3 Antworten auf „Abstimmen über Elefanten“

  1. Die Kritik im Bezug auf das Referendum kann ich absolut nicht nachvollziehen. Das Instrument des Referendums führt dazu, dass im Parlament mehrheitsfähige Beschlüsse zustandekommen. Immerhin scheitert nach wie vor die Mehrheit der Referenden, selbst unter den umstrittensten Vorlagen sind also immer noch die meisten mehrheitsfähig. Dass Politiker diese Mehrheitsfähigkeit zuweilen strapazieren – was nicht so leicht ist, weil es dagegen auch im Parlament viel Widerstand gibt -, ist nichts als legitim. Letztlich schneiden sie sich damit bloss ins eigene Fleisch.
    Was das Sammeln von Unterschriften angeht, widersprechen Sie sich selbst: Einerseits schreiben Sie, das Fehlen von Unterschriften sei Ausdruck von Desintresse seitens der Bevölkerung. Ein paar Zeilen weiter unten heisst es, das unterschreibende Volk diene nur als Vehikel für finanzkräftige Organisationen. Wie soll das zusammenpassen?

  2. @ Lukas Leuzinger
    In der Tat ist heute unter der Bundeshaus-Kuppel der Begriff „referendumsfähig“ gängig. Dennoch kommt es hin und wieder vor, dass sich eine Mehrheit des Parlaments zu Vorschlägen hinreissen lässt, die sehr weit oder eben zu weit gehen. Die Asylgesetzrevision ist für mich ein solches Beispiel: Plötzlich fährt die so genannte Mitte-Partei FDP einen so starken Rechtskurs, dass eben Vorlagen verabschiedet werden, die weitherum umstritten sind.

    Bezüglich Unterschriftensammlung haben Sie vermutlich etwas falsch verstanden, denn ich sehe keinen Widerspruch: Das (Des-)Interesse der Bevölkerung an einer Initiative hat nichts damit zu tun, wer Initiant ist und welche Rolle den Stimmberechtigten zukommt.

    Als Initianten treten auf dem Papier zwar einzelne Bürger auf, treibende Kraft dahinter ist aber eine Organisationen, deren Vertreter und Sympathisanten ihren Namen für die Rolle der Initianten hergeben.

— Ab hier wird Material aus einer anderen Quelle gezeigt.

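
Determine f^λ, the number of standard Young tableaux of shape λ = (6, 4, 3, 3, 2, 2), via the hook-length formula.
# SYT of shape (6, 4, 3, 3, 2, 2) = 122442840

Hook-length formula: f^λ = n! / Π hook(c), product over all cells c of the Young diagram. For λ = (6, 4, 3, 3, 2, 2), n = 20 boxes. Hook lengths by row (left-to-right, top-to-bottom): [11, 10, 7, 4, 2, 1]; [8, 7, 4, 1]; [6, 5, 2]; [5, 4, 1]; [3, 2]; [2, 1]. Product of hooks = 19869696000. So f^λ = 20! / 19869696000 = 2432902008176640000 / 19869696000 = 122442840.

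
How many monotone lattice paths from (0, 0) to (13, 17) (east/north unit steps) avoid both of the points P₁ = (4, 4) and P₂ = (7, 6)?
Number of paths = 72366434

Inclusion–exclusion. Total paths: C(30, 13) = 119759850. Through P₁: C(8, 4)·C(22, 9) = 34819400. Through P₂: C(13, 7)·C(17, 6) = 21237216. Since P₁ is strictly southwest of P₂, a monotone path through both must visit P₁ then P₂; paths through both = C(8, 4)·C(5, 3)·C(17, 6) = 8663200. Avoid both = 119759850 − 34819400 − 21237216 + 8663200 = 72366434.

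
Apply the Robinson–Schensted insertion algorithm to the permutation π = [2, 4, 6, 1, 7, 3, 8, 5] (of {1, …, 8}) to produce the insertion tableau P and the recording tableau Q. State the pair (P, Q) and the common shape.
P = [1, 3, 5, 7, 8] / [2, 4, 6];  Q = [1, 2, 3, 5, 7] / [4, 6, 8];  common shape = (5, 3)

Row-insert the values π_1, π_2, … into P one at a time, bumping the leftmost entry strictly greater than the inserted value down to the next row. The recording tableau Q records, in position (i, j), the step at which that cell was added to P.
  Insert 2 (step 1): P = [2];  Q = [1]
  Insert 4 (step 2): P = [2, 4];  Q = [1, 2]
  Insert 6 (step 3): P = [2, 4, 6];  Q = [1, 2, 3]
  Insert 1 (step 4): P = [1, 4, 6] / [2];  Q = [1, 2, 3] / [4]
  Insert 7 (step 5): P = [1, 4, 6, 7] / [2];  Q = [1, 2, 3, 5] / [4]
  Insert 3 (step 6): P = [1, 3, 6, 7] / [2, 4];  Q = [1, 2, 3, 5] / [4, 6]
  Insert 8 (step 7): P = [1, 3, 6, 7, 8] / [2, 4];  Q = [1, 2, 3, 5, 7] / [4, 6]
  Insert 5 (step 8): P = [1, 3, 5, 7, 8] / [2, 4, 6];  Q = [1, 2, 3, 5, 7] / [4, 6, 8]
Final shape: (5, 3).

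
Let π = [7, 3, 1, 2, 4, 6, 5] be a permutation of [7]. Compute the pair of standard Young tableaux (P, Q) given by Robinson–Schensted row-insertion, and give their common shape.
P = [1, 2, 4, 5] / [3, 6] / [7];  Q = [1, 4, 5, 6] / [2, 7] / [3];  common shape = (4, 2, 1)

Row-insert the values π_1, π_2, … into P one at a time, bumping the leftmost entry strictly greater than the inserted value down to the next row. The recording tableau Q records, in position (i, j), the step at which that cell was added to P.
  Insert 7 (step 1): P = [7];  Q = [1]
  Insert 3 (step 2): P = [3] / [7];  Q = [1] / [2]
  Insert 1 (step 3): P = [1] / [3] / [7];  Q = [1] / [2] / [3]
  Insert 2 (step 4): P = [1, 2] / [3] / [7];  Q = [1, 4] / [2] / [3]
  Insert 4 (step 5): P = [1, 2, 4] / [3] / [7];  Q = [1, 4, 5] / [2] / [3]
  Insert 6 (step 6): P = [1, 2, 4, 6] / [3] / [7];  Q = [1, 4, 5, 6] / [2] / [3]
  Insert 5 (step 7): P = [1, 2, 4, 5] / [3, 6] / [7];  Q = [1, 4, 5, 6] / [2, 7] / [3]
Final shape: (4, 2, 1).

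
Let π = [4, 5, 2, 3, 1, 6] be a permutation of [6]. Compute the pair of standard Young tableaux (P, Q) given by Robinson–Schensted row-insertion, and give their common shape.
P = [1, 3, 6] / [2, 5] / [4];  Q = [1, 2, 6] / [3, 4] / [5];  common shape = (3, 2, 1)

Row-insert the values π_1, π_2, … into P one at a time, bumping the leftmost entry strictly greater than the inserted value down to the next row. The recording tableau Q records, in position (i, j), the step at which that cell was added to P.
  Insert 4 (step 1): P = [4];  Q = [1]
  Insert 5 (step 2): P = [4, 5];  Q = [1, 2]
  Insert 2 (step 3): P = [2, 5] / [4];  Q = [1, 2] / [3]
  Insert 3 (step 4): P = [2, 3] / [4, 5];  Q = [1, 2] / [3, 4]
  Insert 1 (step 5): P = [1, 3] / [2, 5] / [4];  Q = [1, 2] / [3, 4] / [5]
  Insert 6 (step 6): P = [1, 3, 6] / [2, 5] / [4];  Q = [1, 2, 6] / [3, 4] / [5]
Final shape: (3, 2, 1).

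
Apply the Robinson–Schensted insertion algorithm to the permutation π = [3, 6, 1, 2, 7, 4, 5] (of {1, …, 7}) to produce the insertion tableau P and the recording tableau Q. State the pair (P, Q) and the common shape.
P = [1, 2, 4, 5] / [3, 6, 7];  Q = [1, 2, 5, 7] / [3, 4, 6];  common shape = (4, 3)

Row-insert the values π_1, π_2, … into P one at a time, bumping the leftmost entry strictly greater than the inserted value down to the next row. The recording tableau Q records, in position (i, j), the step at which that cell was added to P.
  Insert 3 (step 1): P = [3];  Q = [1]
  Insert 6 (step 2): P = [3, 6];  Q = [1, 2]
  Insert 1 (step 3): P = [1, 6] / [3];  Q = [1, 2] / [3]
  Insert 2 (step 4): P = [1, 2] / [3, 6];  Q = [1, 2] / [3, 4]
  Insert 7 (step 5): P = [1, 2, 7] / [3, 6];  Q = [1, 2, 5] / [3, 4]
  Insert 4 (step 6): P = [1, 2, 4] / [3, 6, 7];  Q = [1, 2, 5] / [3, 4, 6]
  Insert 5 (step 7): P = [1, 2, 4, 5] / [3, 6, 7];  Q = [1, 2, 5, 7] / [3, 4, 6]
Final shape: (4, 3).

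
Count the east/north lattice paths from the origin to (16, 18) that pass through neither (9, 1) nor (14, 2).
Number of paths = 2200491210

Inclusion–exclusion. Total paths: C(34, 16) = 2203961430. Through P₁: C(10, 9)·C(24, 7) = 3461040. Through P₂: C(16, 14)·C(18, 2) = 18360. Since P₁ is strictly southwest of P₂, a monotone path through both must visit P₁ then P₂; paths through both = C(10, 9)·C(6, 5)·C(18, 2) = 9180. Avoid both = 2203961430 − 3461040 − 18360 + 9180 = 2200491210.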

Das hat nichts mehr mit einem „Volksrecht“ zu tun, man könnte es genauso gut „Parteienrecht“ oder „Interessenverbandsrecht“ nennen. Den Stimmberechtigten kommt da dann nur noch die Rolle der Unterschreibenden zu, nicht aber die Rolle der Initiierenden. Und trotz aufs Unterschreiben reduzierter Rolle kann es vorkommen, dass ein Thema nicht ausreichend interessiert, sodass die nötige Anzahl Unterschriften nicht zusammenkommen.

    Übrigens, von „finanzkräftig“ hatte ich nicht gesprochen, sondern von „mehr oder weniger gut aufgestellt“. Geld gehört da zwar auch dazu, eine gute Vernetzung, eine breite Basis usw. sind aber ebenso so wichtig.

  3. Zum Thema Desinteresse haben wir wohl am nächsten Abstimmungswochenende vom 25.11. ein gutes Anschauungsbeispiel: Durch Wegfallen von vier Abstimmungspunkten (internat. Quellenbesteuerung, 3 Steuerabkommen mit D, GB, A) bleibt noch das Referendum zur (überfälligen) Revision des Tierseuchengesetzes von 1966(!). Das Referendum gegen das Gesetz hatten Impfkritiker aus dem Netzwerk Impfentscheid ergriffen. (Aha, eine gut aufgestellte Organisation, hrhr)
    Die Mehrheit des „Volchs“ interessiert sich für diesen „Restposten“ wohl eher weniger, ja wusste bislang gar nicht, dass es ein solches Tierseuchengesetz gibt, und wird der Urne, bzw. dem Briefkasten fernbleiben. (Ausser es sind gerade wie bei uns Gemeinderatswahlen.)

    Und um nun die schweigende Mehrheit zu mobilisieren, ihre Meinung abzugeben, müsste man wohl als grobschlächtiger Händler verkleidet auf dem Bundesplatz stehen und süsse Hundewelpen in engen Käfigen ausstellen. Das ist nämlich auch ein Punkt, der sich im neuen Tierseuchengesetz ganz gut als Pro-Stimmensammler machen würde: Der Hausierhandel mit Hunden wird verboten, um den unkrollierten Handel mit Hundelwelpen zu bekämpfen. Ferner werden Missverhältnisse bei der Finanzierung neuer Bekämpfungsprogramme ausgeräumt, usw.

    Aber eben, durch Desinteresse wird die schweigende Mehrheitdann schnell mal zur Minderheit. Aber auch das ist Demokratie: der Volkswille, „mir doch egal“ sagen zu dürfen. Ob das nun gut ist, sei dahingestellt, aber wichtig erscheint mir, dass dies bereits vor , oder während des Unterschriftensammelns geschieht.

    Wenn das Referendum aber einmal ergriffen wurde, dann sollte man wenigstens dem Vorschlag seiner Volksvertreter, die sich ausführlich damit auseinandergesetzt haben, zustimmen. Dazu wurden sie nämlich vom „Volch“ gewählt.